On Tue, May 11, 2021 at 04:01:13PM +0200, Andreas Gruenbacher wrote:
> we have a locking problem in gfs2 that I don't have a proper solution for, so
> I'm looking for suggestions.
> 
> What's happening is that a page fault triggers during a read or write
> operation, while we're holding a glock (the cluster-wide gfs2 inode
> lock), and the page fault requires another glock.  We can recognize and
> handle the case when both glocks are the same, but when the page fault requires
> another glock, there is a chance that taking that other glock would deadlock.

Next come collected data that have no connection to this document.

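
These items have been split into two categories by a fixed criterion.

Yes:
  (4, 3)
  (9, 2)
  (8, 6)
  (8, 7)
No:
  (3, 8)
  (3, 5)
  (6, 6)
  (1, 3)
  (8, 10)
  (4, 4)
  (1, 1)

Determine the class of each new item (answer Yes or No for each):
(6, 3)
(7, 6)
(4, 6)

Comparing the two groups points to one rule — first > second.

Yes, Yes, No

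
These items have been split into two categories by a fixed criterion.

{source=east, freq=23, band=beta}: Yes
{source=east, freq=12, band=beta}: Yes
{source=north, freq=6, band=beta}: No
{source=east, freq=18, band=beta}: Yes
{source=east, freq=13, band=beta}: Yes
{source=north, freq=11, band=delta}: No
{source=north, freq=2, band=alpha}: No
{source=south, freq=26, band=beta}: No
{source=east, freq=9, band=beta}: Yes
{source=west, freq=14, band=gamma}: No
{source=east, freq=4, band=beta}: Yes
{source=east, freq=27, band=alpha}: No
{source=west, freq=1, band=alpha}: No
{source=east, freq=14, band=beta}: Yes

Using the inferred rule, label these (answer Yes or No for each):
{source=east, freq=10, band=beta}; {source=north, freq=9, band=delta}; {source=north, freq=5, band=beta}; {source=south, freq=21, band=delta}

Yes, No, No, No

Every 'Yes' example satisfies: source is east AND band is beta. None of the 'No' examples do.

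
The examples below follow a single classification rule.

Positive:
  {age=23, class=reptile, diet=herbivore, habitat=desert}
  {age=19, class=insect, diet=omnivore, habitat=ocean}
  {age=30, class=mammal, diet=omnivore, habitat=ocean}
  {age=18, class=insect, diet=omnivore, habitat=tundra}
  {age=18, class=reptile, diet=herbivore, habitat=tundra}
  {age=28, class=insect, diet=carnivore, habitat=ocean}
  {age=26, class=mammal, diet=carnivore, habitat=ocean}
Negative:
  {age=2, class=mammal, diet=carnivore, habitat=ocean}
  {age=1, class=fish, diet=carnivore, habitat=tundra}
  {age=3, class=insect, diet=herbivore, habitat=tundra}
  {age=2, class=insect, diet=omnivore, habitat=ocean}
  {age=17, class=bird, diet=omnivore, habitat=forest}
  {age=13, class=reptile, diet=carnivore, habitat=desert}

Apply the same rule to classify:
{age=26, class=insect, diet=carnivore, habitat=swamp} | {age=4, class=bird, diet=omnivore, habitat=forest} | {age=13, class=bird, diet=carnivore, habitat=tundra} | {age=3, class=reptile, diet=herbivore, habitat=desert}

Positive, Negative, Negative, Negative

The common property of the 'Positive' items is: age ≥ 18. No 'Negative' item has it.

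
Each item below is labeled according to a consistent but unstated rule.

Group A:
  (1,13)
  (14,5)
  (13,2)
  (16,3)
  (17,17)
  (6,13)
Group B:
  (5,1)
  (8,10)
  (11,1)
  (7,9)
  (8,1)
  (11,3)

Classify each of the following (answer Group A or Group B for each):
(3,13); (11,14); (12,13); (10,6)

Group A, Group A, Group A, Group B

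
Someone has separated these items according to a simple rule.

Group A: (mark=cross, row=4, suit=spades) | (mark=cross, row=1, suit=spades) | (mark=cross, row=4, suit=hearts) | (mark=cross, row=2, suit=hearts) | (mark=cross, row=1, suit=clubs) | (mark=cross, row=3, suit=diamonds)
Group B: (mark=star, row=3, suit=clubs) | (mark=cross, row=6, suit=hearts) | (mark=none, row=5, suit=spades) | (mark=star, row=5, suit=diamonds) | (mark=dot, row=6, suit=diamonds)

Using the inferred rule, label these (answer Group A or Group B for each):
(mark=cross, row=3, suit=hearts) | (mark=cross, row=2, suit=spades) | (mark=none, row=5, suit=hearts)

The pattern is that an item is 'Group A' exactly when: mark is cross AND row ≤ 4.
(mark=cross, row=3, suit=hearts) — mark is cross, row = 3, hence Group A. (mark=cross, row=2, suit=spades) — mark is cross, row = 2, hence Group A. (mark=none, row=5, suit=hearts) — mark is none, row = 5, hence Group B.

Group A, Group A, Group B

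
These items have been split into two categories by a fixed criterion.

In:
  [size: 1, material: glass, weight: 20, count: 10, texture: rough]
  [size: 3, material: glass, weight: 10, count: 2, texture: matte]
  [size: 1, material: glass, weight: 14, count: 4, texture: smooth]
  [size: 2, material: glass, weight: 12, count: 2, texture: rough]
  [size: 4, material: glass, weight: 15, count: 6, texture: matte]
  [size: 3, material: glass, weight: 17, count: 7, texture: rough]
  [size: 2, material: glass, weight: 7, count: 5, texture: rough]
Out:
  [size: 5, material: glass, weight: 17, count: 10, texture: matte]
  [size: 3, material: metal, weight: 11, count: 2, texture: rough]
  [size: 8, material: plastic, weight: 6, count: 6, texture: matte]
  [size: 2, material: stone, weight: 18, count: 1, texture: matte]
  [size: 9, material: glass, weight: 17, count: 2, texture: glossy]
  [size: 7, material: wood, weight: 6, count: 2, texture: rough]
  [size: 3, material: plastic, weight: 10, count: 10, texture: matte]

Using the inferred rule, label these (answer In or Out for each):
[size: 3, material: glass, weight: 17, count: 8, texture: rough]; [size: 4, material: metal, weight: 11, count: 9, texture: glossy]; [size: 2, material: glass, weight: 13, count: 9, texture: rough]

In, Out, In

All 'In' examples share one property — material is glass AND size ≤ 4 — and every 'Out' example lacks it.
[size: 3, material: glass, weight: 17, count: 8, texture: rough]: material is glass, size = 3, matches → In.
[size: 4, material: metal, weight: 11, count: 9, texture: glossy]: material is metal, size = 4, doesn't qualify → Out.
[size: 2, material: glass, weight: 13, count: 9, texture: rough]: material is glass, size = 2, matches → In.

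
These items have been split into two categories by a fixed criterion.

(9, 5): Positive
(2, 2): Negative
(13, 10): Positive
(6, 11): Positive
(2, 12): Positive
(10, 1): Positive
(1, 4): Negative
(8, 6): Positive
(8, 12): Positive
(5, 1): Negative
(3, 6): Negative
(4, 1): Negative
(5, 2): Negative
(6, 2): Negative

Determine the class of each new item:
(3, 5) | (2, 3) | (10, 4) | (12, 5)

Negative, Negative, Positive, Positive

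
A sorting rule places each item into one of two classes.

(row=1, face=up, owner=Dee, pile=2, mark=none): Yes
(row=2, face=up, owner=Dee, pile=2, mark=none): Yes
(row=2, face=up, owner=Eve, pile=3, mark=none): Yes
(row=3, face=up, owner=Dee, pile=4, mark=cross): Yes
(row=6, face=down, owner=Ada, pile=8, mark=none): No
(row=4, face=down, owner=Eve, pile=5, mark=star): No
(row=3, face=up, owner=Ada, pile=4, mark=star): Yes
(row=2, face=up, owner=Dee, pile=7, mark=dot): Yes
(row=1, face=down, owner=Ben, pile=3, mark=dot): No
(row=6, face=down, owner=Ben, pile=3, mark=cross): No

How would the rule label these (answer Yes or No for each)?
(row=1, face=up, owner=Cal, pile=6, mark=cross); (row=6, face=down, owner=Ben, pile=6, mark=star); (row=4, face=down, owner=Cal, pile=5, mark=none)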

So we're looking at something like one file on a gfs2 filesystem being
mmaped() and then doing read() or write() to another gfs2 file with the
mmaped address being the passed to read()/write()?

Have you looked at iov_iter_fault_in_readable() as a solution to
your locking order?  That way, you bring the mmaped page in first
(see generic_perform_write()).

> When we realize that we may not be able to take the other glock in gfs2_fault,
> we need to communicate that to the read or write operation, which will then
> drop and re-acquire the "outer" glock and retry.  However, there doesn't seem
> to be a good way to do that; we can only indicate that a page fault should fail
> by returning VM_FAULT_SIGBUS or similar; that will then be mapped to -EFAULT.
> We'd need something like VM_FAULT_RESTART that can be mapped to -EBUSY so that
> we can tell the retry case apart from genuine -EFAULT errors.

We do have VM_FAULT_RETRY ... does that retry at the wrong level?